Observando a evolução do setor de blockchains públicos nos últimos anos, desde a disputa por TPS no início até a competição pelo ecossistema atualmente, há de fato um sabor de "corrida armamentista". E, nesta competição acirrada, a Dusk fez uma escolha interessante — não seguir a tendência de buscar desempenho extremo, nem simplesmente acumular aplicações, mas apostar toda a sua estratégia na via de 「conformidade + privacidade」, uma rota pouco explorada.
Essa abordagem merece reflexão. Quando as instituições financeiras tradicionais começam a levar a sério a blockchain, o que mais lhes preocupa não é a velocidade de processamento, mas sim se o risco é controlável e se está em conformidade com o quadro regulatório. A Dusk justamente focou nesse ponto problemático, incorporando conformidade de nível financeiro e proteção de privacidade diretamente na camada de protocolo, ao invés de tratá-las como patches posteriores. Pensando de outro modo, enquanto outras blockchains buscam a 「abertura máxima」, a Dusk explora a 「credibilidade máxima」 — o público-alvo também é diferente, voltado para a demanda de bancos e corretoras que desejam colocar trilhões de ativos tradicionais na blockchain.
Do ponto de vista da arquitetura técnica, a Dusk adotou um design modular, com a camada base sendo o DuskDS (responsável pelo liquidação final e garantia de segurança), sobre o qual rodam paralelamente o Dusk VM (que trata contratos inteligentes de privacidade) e o Dusk EVM (totalmente compatível com o ecossistema Ethereum). O aspecto interessante dessa combinação é que — os desenvolvedores podem aproveitar a maturidade da ferramenta Ethereum, ao mesmo tempo em que obtêm garantias duplas de conformidade e privacidade. Em outras palavras, a conformidade não é uma limitação posterior, mas uma infraestrutura embutida desde a fase de arquitetura.

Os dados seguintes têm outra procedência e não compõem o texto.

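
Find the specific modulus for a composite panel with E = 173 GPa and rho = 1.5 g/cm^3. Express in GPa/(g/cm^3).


Specific stiffness = E/rho = 173/1.5 = 115.3 GPa/(g/cm^3)

115.3 GPa/(g/cm^3)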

Estratégias de diferenciação costumam ser mais criativas do que seguir cegamente a tendência. O caminho de colocar ativos financeiros tradicionais na blockchain ainda é uma área de oceano azul. A questão é: a Dusk consegue realmente transformar esse "perfil de conformidade" em valor comercial concreto? Isso dependerá de quantas instituições de grande porte estarão dispostas a adotar essa solução.